Я не ироничный, саморефлексивный рассказчик, и моя цель — не раскрывать «идеологию репрезентации». Это очень ценные средства и цели, которые заслуживают серьезного рассмотрения, но это не мои средства и цели. Сьюзан Ли Стар права: «власть в том, чья метафора объединяет миры и удерживает их здесь». Эта книга о власти и маргинальности: моя собственная власть и маргинальность, а также соответствующая власть и маргинальность актеров, которых я представляю в этой книге. Когда «ты» читаешь мой рассказ, моя власть намного сильнее, чем власть этих представленных актеров. Я решаю, кто и когда говорит. Мое уважение к людям и ве- щам, которые я представляю, сопровождается самым презренным и, тем не менее, существенным отсутствием уважения: я могу заставить их замолчать, трансформировать их смысл, неправильно цитируя их и так далее. Я принимаю на себя эту ответственность, и «стараться изо всех сил» означает лишь то, что я обязуюсь не совершать такие ужасы преднамеренно.

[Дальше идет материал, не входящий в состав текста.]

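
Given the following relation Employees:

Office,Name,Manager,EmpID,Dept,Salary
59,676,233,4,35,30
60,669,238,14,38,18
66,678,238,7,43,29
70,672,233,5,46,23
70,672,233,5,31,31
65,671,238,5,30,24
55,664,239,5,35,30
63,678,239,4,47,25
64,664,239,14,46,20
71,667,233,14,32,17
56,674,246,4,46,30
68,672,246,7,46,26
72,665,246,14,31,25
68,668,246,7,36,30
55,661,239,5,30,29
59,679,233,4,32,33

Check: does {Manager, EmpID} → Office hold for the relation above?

Yes

(Manager=233, EmpID=4): 2 rows → Office = 59, 59 ✓
(Manager=238, EmpID=14): 1 row → Office = 60 ✓
(Manager=238, EmpID=7): 1 row → Office = 66 ✓
(Manager=233, EmpID=5): 2 rows → Office = 70, 70 ✓
(Manager=238, EmpID=5): 1 row → Office = 65 ✓
(Manager=239, EmpID=5): 2 rows → Office = 55, 55 ✓
(Manager=239, EmpID=4): 1 row → Office = 63 ✓
(Manager=239, EmpID=14): 1 row → Office = 64 ✓
(Manager=233, EmpID=14): 1 row → Office = 71 ✓
(Manager=246, EmpID=4): 1 row → Office = 56 ✓
(Manager=246, EmpID=7): 2 rows → Office = 68, 68 ✓
(Manager=246, EmpID=14): 1 row → Office = 72 ✓
Every {Manager, EmpID} value is associated with a single Office value, so {Manager, EmpID} → Office holds.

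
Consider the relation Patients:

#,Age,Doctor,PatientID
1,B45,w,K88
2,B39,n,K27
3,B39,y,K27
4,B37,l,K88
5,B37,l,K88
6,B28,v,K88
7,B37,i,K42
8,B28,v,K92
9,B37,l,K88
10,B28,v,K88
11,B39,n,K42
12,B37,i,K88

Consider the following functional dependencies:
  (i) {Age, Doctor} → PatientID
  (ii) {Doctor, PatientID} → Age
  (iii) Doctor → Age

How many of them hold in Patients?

2

(i) {Age, Doctor} → PatientID: (Age=B39, Doctor=n): rows 2, 11 → PatientID takes values {K27, K42} — violation; (Age=B28, Doctor=v): rows 6, 8, 10 → PatientID takes values {K88, K92} — violation; (Age=B37, Doctor=i): rows 7, 12 → PatientID takes values {K42, K88} — violation — fails.
(ii) {Doctor, PatientID} → Age: every LHS value maps to a single RHS value — holds.
(iii) Doctor → Age: every LHS value maps to a single RHS value — holds.
2 of the 3 dependencies hold.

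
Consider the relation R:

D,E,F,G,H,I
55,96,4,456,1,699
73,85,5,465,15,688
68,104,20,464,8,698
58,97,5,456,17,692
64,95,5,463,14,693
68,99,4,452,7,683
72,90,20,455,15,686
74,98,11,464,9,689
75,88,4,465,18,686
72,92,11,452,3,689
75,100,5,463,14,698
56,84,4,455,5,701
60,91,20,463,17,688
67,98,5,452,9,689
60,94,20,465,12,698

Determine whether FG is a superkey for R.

Two distinct rows share (F=5, G=463), so FG does not determine every attribute — not a superkey.

No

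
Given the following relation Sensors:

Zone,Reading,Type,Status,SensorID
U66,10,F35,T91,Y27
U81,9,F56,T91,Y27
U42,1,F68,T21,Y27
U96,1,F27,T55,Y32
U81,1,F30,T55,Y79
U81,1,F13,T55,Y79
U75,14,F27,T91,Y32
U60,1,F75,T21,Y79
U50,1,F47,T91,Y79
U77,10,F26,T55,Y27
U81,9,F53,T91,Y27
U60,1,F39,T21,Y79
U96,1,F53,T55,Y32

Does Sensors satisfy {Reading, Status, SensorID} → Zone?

Yes

(Reading=10, Status=T91, SensorID=Y27): 1 row → Zone = U66 ✓
(Reading=9, Status=T91, SensorID=Y27): 2 rows → Zone = U81, U81 ✓
(Reading=1, Status=T21, SensorID=Y27): 1 row → Zone = U42 ✓
(Reading=1, Status=T55, SensorID=Y32): 2 rows → Zone = U96, U96 ✓
(Reading=1, Status=T55, SensorID=Y79): 2 rows → Zone = U81, U81 ✓
(Reading=14, Status=T91, SensorID=Y32): 1 row → Zone = U75 ✓
(Reading=1, Status=T21, SensorID=Y79): 2 rows → Zone = U60, U60 ✓
(Reading=1, Status=T91, SensorID=Y79): 1 row → Zone = U50 ✓
(Reading=10, Status=T55, SensorID=Y27): 1 row → Zone = U77 ✓
Every {Reading, Status, SensorID} value is associated with a single Zone value, so {Reading, Status, SensorID} → Zone holds.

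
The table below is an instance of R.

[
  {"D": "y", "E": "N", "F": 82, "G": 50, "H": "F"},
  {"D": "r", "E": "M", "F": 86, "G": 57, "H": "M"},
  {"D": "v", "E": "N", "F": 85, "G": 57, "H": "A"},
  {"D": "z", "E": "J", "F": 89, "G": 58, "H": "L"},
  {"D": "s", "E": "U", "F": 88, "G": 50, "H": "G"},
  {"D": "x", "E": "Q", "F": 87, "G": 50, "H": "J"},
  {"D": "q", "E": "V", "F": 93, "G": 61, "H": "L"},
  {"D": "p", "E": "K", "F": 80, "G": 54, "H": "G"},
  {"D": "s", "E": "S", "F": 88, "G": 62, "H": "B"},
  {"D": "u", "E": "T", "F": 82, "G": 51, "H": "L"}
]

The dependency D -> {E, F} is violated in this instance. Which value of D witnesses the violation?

D=y: 1 row → {E,F} = (N, 82) ✓
D=r: 1 row → {E,F} = (M, 86) ✓
D=v: 1 row → {E,F} = (N, 85) ✓
D=z: 1 row → {E,F} = (J, 89) ✓
D=s: 2 rows → {E,F} takes values {(U, 88), (S, 88)} — violation
D=x: 1 row → {E,F} = (Q, 87) ✓
D=q: 1 row → {E,F} = (V, 93) ✓
D=p: 1 row → {E,F} = (K, 80) ✓
D=u: 1 row → {E,F} = (T, 82) ✓
The only D value with inconsistent RHS is D=s.

s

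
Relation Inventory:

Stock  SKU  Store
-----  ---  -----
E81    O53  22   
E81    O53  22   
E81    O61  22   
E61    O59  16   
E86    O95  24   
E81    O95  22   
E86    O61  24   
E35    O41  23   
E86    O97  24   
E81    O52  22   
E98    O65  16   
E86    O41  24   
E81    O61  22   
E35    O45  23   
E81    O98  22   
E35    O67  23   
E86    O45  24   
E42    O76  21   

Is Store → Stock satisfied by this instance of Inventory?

Store=22: 7 rows → Stock = E81, E81, E81, E81, E81, E81, E81 ✓
Store=16: 2 rows → Stock takes values {E61, E98} — violation
Store=24: 5 rows → Stock = E86, E86, E86, E86, E86 ✓
Store=23: 3 rows → Stock = E35, E35, E35 ✓
Store=21: 1 row → Stock = E42 ✓
Two rows agree on Store but differ on Stock, so Store → Stock does not hold.

No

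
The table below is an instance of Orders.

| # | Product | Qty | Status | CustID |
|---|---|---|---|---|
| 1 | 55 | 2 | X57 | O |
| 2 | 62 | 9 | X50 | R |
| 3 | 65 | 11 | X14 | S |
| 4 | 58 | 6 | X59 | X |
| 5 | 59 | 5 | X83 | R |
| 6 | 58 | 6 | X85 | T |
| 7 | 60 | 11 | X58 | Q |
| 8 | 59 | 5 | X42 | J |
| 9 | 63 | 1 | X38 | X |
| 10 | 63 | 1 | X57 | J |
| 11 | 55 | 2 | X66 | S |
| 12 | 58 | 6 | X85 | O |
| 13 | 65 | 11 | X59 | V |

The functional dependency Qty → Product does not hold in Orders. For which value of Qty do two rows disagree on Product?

11

Qty=2: rows 1, 11 → Product = 55, 55 ✓
Qty=9: row 2 → Product = 62 ✓
Qty=11: rows 3, 7, 13 → Product takes values {65, 60} — violation
Qty=6: rows 4, 6, 12 → Product = 58, 58, 58 ✓
Qty=5: rows 5, 8 → Product = 59, 59 ✓
Qty=1: rows 9, 10 → Product = 63, 63 ✓
The only Qty value with inconsistent Product is Qty=11.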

Оставшиеся ошибки и другие непреднамеренные предательства — моя ответственность.
В остальной части книги я не буду писать о власти напрямую, что означает, что я всегда буду писать о власти. Действительно, вся эта книга — «о власти, полномочиях»: о полномочиях пользователя, проектировщика, аналитика. В рамках, которые я здесь представляю, власть рассеяна по нескольким объектам, и все эти рассеянные полномочия связаны в одну и ту же динамическую, взаимно образующую попытку контролировать центральную неопределенность инновационной практики. В этом процессе актеры и автор играют симметричные роли, все они сотрудничают в одном процессе культурного производства и распространения.
Мое мнение не более и не менее определено, чем мнение актеров. Оно просто другое. Я не обязательно использую одни и те же ресурсы, я не обязательно намерен, чтобы мое описание охватило одну и ту же аудиторию. Мне не нужно сравнивать свое повествование с повествованием актеров и ссылаться на символическую метапозицию. Нет никакой метапозиции, есть только дискурсы — и, возможно, за ними стоят авторы, — которые хотят, чтобы мы верили, что у них есть больше глубины, что они знают лучше. Я знаю, что я не знаю лучше. Я априори не более или менее застенчивый, агностик, не более информированный, чем актеры, которых я представляю. Вы будете судьей.